Haruhi doesn't recall when, or how it happened. But it did.
Time passing. Seconds flying into minutes, minutes flying into hours, hours flying into days and years and suddenly high school is over and they're thrown out there, by themselves, on their own.
The twins disappear. She wonders if she has anything to do with it; maybe it was her rejection. Her stinging, ignorant, flat-out rejection of Hikaru that made them crawl back into their self-centered twin bubble. Haruhi knows it could've gone better than, "I'm sorry, Hikaru. I just don't view you in that sense," and even she knows that was faintly (faintly doesn't cover it) cold-hearted for a rejection. Kaoru had said, "You could've at least tried," after school, and she consciously ignored the fact that they had been slightly different around her in those last years. Guilt didn't suit her well.
Kyouya becomes the Ootori heir. Big whoop. Everyone knew it was to happen, him being so goddamn brilliant and everything. He goes out with a bang, and no one ever hears of him again, except in the news.
Mori and Hunny study abroad in England and Germany. She gets postcards from time to time, and the sight makes her heart clench every time with the painful and pitiful reminder of what could've been.
Tamaki. She can barely stand to think his name, let alone say it. His rejection is the more depressing of the two rejections she had given out.

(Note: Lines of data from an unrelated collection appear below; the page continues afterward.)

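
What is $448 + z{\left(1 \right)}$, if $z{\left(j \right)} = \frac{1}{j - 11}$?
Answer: $\frac{4479}{10} \approx 447.9$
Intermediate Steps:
$z{\left(j \right)} = \frac{1}{-11 + j}$
$448 + z{\left(1 \right)} = 448 + \frac{1}{-11 + 1} = 448 + \frac{1}{-10} = 448 - \frac{1}{10} = \frac{4479}{10}$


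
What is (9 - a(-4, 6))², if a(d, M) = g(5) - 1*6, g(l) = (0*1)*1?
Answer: 225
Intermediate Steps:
g(l) = 0 (g(l) = 0*1 = 0)
a(d, M) = -6 (a(d, M) = 0 - 1*6 = 0 - 6 = -6)
(9 - a(-4, 6))² = (9 - 1*(-6))² = (9 + 6)² = 15² = 225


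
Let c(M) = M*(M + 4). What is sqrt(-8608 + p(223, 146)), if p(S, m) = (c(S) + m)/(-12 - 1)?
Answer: I*sqrt(2114723)/13 ≈ 111.86*I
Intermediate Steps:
c(M) = M*(4 + M)
p(S, m) = -m/13 - S*(4 + S)/13 (p(S, m) = (S*(4 + S) + m)/(-12 - 1) = (m + S*(4 + S))/(-13) = (m + S*(4 + S))*(-1/13) = -m/13 - S*(4 + S)/13)
sqrt(-8608 + p(223, 146)) = sqrt(-8608 + (-1/13*146 - 1/13*223*(4 + 223))) = sqrt(-8608 + (-146/13 - 1/13*223*227)) = sqrt(-8608 + (-146/13 - 50621/13)) = sqrt(-8608 - 50767/13) = sqrt(-162671/13) = I*sqrt(2114723)/13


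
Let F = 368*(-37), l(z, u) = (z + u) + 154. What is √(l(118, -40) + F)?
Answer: 2*I*√3346 ≈ 115.69*I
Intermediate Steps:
l(z, u) = 154 + u + z (l(z, u) = (u + z) + 154 = 154 + u + z)
F = -13616
√(l(118, -40) + F) = √((154 - 40 + 118) - 13616) = √(232 - 13616) = √(-13384) = 2*I*√3346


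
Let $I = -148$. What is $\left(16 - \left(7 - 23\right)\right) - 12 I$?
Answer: $1808$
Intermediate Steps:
$\left(16 - \left(7 - 23\right)\right) - 12 I = \left(16 - \left(7 - 23\right)\right) - -1776 = \left(16 - \left(7 - 23\right)\right) + 1776 = \left(16 - -16\right) + 1776 = \left(16 + 16\right) + 1776 = 32 + 1776 = 1808$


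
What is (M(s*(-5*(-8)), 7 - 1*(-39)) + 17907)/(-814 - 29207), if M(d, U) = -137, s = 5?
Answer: -17770/30021 ≈ -0.59192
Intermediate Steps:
(M(s*(-5*(-8)), 7 - 1*(-39)) + 17907)/(-814 - 29207) = (-137 + 17907)/(-814 - 29207) = 17770/(-30021) = 17770*(-1/30021) = -17770/30021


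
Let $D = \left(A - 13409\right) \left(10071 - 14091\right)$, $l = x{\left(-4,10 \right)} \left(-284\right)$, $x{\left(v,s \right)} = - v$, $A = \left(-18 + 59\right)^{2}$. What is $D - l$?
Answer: $47147696$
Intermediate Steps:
$A = 1681$ ($A = 41^{2} = 1681$)
$l = -1136$ ($l = \left(-1\right) \left(-4\right) \left(-284\right) = 4 \left(-284\right) = -1136$)
$D = 47146560$ ($D = \left(1681 - 13409\right) \left(10071 - 14091\right) = \left(-11728\right) \left(-4020\right) = 47146560$)
$D - l = 47146560 - -1136 = 47146560 + 1136 = 47147696$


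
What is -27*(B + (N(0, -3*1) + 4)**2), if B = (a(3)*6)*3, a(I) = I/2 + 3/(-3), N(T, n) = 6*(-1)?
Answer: -351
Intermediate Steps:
N(T, n) = -6
a(I) = -1 + I/2 (a(I) = I*(1/2) + 3*(-1/3) = I/2 - 1 = -1 + I/2)
B = 9 (B = ((-1 + (1/2)*3)*6)*3 = ((-1 + 3/2)*6)*3 = ((1/2)*6)*3 = 3*3 = 9)
-27*(B + (N(0, -3*1) + 4)**2) = -27*(9 + (-6 + 4)**2) = -27*(9 + (-2)**2) = -27*(9 + 4) = -27*13 = -351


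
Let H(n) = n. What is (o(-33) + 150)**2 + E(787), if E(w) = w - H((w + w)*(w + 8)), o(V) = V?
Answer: -1236854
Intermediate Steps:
E(w) = w - 2*w*(8 + w) (E(w) = w - (w + w)*(w + 8) = w - 2*w*(8 + w))
(o(-33) + 150)**2 + E(787) = (-33 + 150)**2 + 787*(-15 - 2*787) = 117**2 + 787*(-15 - 1574) = 13689 + 787*(-1589) = 13689 - 1250543 = -1236854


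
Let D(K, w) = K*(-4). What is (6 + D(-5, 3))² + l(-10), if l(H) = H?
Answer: 666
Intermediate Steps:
D(K, w) = -4*K
(6 + D(-5, 3))² + l(-10) = (6 - 4*(-5))² - 10 = (6 + 20)² - 10 = 26² - 10 = 676 - 10 = 666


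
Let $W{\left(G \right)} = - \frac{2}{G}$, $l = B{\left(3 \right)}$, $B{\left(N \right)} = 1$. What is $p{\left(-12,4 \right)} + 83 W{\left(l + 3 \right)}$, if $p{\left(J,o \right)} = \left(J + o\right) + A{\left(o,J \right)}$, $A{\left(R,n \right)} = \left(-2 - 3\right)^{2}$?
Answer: $- \frac{49}{2} \approx -24.5$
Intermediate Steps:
$l = 1$
$A{\left(R,n \right)} = 25$ ($A{\left(R,n \right)} = \left(-5\right)^{2} = 25$)
$p{\left(J,o \right)} = 25 + J + o$ ($p{\left(J,o \right)} = \left(J + o\right) + 25 = 25 + J + o$)
$p{\left(-12,4 \right)} + 83 W{\left(l + 3 \right)} = \left(25 - 12 + 4\right) + 83 \left(- \frac{2}{1 + 3}\right) = 17 + 83 \left(- \frac{2}{4}\right) = 17 + 83 \left(\left(-2\right) \frac{1}{4}\right) = 17 + 83 \left(- \frac{1}{2}\right) = 17 - \frac{83}{2} = - \frac{49}{2}$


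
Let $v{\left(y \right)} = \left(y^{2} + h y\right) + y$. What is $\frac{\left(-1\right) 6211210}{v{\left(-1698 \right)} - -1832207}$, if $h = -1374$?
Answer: $- \frac{1242242}{1409353} \approx -0.88143$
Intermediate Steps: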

"Tamaki, I… I don't think I could ever love you like that…"
"I understand."
The words had come out of her mouth before she knew it happened, and then there was humiliation etched upon his face, and then there was regret, and then there was the awkwardness between them, and then there was this. She was familiar with it; she had read many books about it.
Heartbreak.
Haruhi had spent many nights (alone, just like always) tossing and turning. Wondering why she didn't try to get him back after school when she could've. Wondering why she didn't realize she loved him with all her heart and soul back when it would've mattered. Wondering why she would end up alone just like before she met the host club (although, she knew the answer to that one). Study, study, study, study. Now where was she? A relatively rich lawyer, middle-aged, with no boyfriend or husband? That was the ideal life she had been setting herself up for. It didn't seem so ideal now, bitter and alone.
She got the full impact when she saw him with his wife, his gorgeous, perfect, adoring French wife. She was as eccentric as he was, and perhaps twice as angelic. They were beautiful, their children would be beautiful, and their life was beautiful.
And Haruhi, the lowly commoner, did not fit into the exquisite jigsaw puzzle of their life. Of anyone's life from the Host Club, come to think of it.
Not even if she tried to jam her pieces in.